Why You Shouldn’t Do the Office Housework

Imagine that you walk into a meeting. After a few hours of preparation, you’re ready to run through all of your well-planned thoughts about the agenda. However, just as the meeting begins, a superior asks if you’d be willing to take notes for the meeting. Feeling obligated, you say yes. But suddenly you’re not participating in the discussion. Instead, you’re an observer and timekeeper.

This isn’t an uncommon scenario, especially for women in the workplace. Multiple studies (like this one and this one) have shown that women are far more often requested to do administrative and social tasks at the workplace. These are things like taking notes in meetings, being in charge of office organization, or even bringing in baked goods for workplace events. Appropriately, one Harvard professor calls them “office housework”.

While this unequal distribution of tasks may seem like a mild annoyance, it actually can play a big role in continuing workplace gender inequality. Here’s how:

First, frequently allocating office housework to women perpetuates – even exacerbates – the pay gap. Because these administrative duties demand time without removing other work responsibilities, women end up putting in more hours to achieve the same jobs as their male counterparts. Ultimately, that results in women being paid less per hour of work, even before you factor in the current pay gap.

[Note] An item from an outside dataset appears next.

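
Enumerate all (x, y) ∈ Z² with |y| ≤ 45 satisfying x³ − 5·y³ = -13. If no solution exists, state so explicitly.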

What’s more, you’re more likely to overextend yourself in an effort to perform both your paid and unpaid work. One study found that women were more likely to burnout than their male counterparts. Another challenged that theory, but did note that women were more likely to sacrifice their emotional wellbeing to perform to the same standard as their peers at work.

And even if you don’t burn out, these tasks can be personally detrimental to your career advancement. They can detract from your responsibilities, leading to poorer performance. In less extreme cases, these tasks can decrease your contributions to collaborative meetings. For instance, note takers are less likely to actively participate in meeting discussions or make the “killer point” because they’re focused on the immediate task of keeping time.

Finally, this uneven distribution of tasks can actually hurt your organization as a whole. Not only is it proven that gender inequality can hurt company or agency performance, many studies have found that work sharing can specifically enhance a team’s profitability, engagement, and effectiveness.

Unfortunately, combatting unequal task allocation in the office is difficult because it’s so often unconscious. Many people don’t consider the opportunity cost of asking a worker to take time away from their central job responsibilities to perform additional administrative or social tasks.